Now, using oxygen isotope data from ice cores, researchers found that ice core data and computer models of the Holocene do match when analyzing polar regions like Greenland and Antarctica. However, that is not the case for Earth's tropical mountains, said Yuntao Bao, lead author of the study and a postdoctoral scholar in geography at The Ohio State University.

"Current climate models posit that the planet experienced an early, steady increase in warming throughout the Holocene, but most of the paleoclimate samples suggest that later in the Holocene Earth experienced a global cooling period," said Bao.

The team found that ice core data from tropical mountains like Kilimanjaro in Tanzania and Huascarán in Peru suggest possible cooling by 0.8 to 1.8 degrees Celsius, whereas models suggest a prolonged warming by 1.5 degrees.

These climate variations were driven by orbital forcing, or changes in the Earth-sun orbit that influence the global climate. However, the model-data mismatch over tropical mountains presents a challenge for researchers in explaining the underlying causes of tropical mountain oxygen isotopic ratios and the associated temperature changes during the Holocene. Climate simulations also tend to overlook important factors, such as vegetation and land use, that could have influenced Holocene temperatures, said Bao.

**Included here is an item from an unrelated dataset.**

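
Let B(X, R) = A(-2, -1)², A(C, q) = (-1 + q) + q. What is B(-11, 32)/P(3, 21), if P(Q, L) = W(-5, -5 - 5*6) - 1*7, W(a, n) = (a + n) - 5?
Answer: -9/52 ≈ -0.17308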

"All models have different kinds of uncertainties," he said. "But by using ice core isotopic data as a guide, we can find a better way to evaluate how good or how bad our climate models are."

The study was recently published in the journal Communications Earth and Environment.

The type of simulation the researchers used to address the conundrum is called the Community Earth System Model, a system that incorporates global details like atmosphere, ocean, land and river runoff components to build precise past and future climate projections.

While scientists are still unclear on why the model fails to explain the mechanisms behind these discrepancies over the tropical mountain areas, the study does note that no single factor, such as global temperature fluctuations or heavy rainfall, could effectively explain these Holocene-era patterns.

Still, putting effort into understanding these issues is well worth it to improve future paleoclimate interpretations, said Lonnie Thompson, co-author of the study and a professor in earth sciences at Ohio State.

"This type of study is extremely important because we're looking at both the shortcomings in the data and the models," he said. "The natural world is very complex, so when you try to capture this and put it into a model, that's a big job."

Most climate models that don't account for feedbacks like land use, vegetation, dust and volcanic emissions aren't as accurate at predicting the natural world, said Thompson. On the other hand, proxy data collected from ice cores are some of the most reproducible types of climate evidence from one century to the next, so paleoclimatologists consider them reliable narrators of Earth's complex history.

"If technology cannot capture these very subtle natural variabilities, then it raises big questions about what its output says for the future," Thompson said.

The study concludes by calling for the paleoclimate community to help refine global climate models and bolster future climate projections, especially during a time when Earth is experiencing rapid biodiversity losses.

"Big breakthroughs in science are going to come along the boundaries of collaboration," said Thompson. "We can work together to tackle these issues."

Co-authors include Zhengyu Liu and Ellen Mosley-Thompson from Ohio State, as well as Lingfeng Wan from Ocean University of China and Jiuyou Lu from Laoshan Laboratory in China. The study was supported by the National Science Foundation and the National Oceanic and Atmospheric Administration.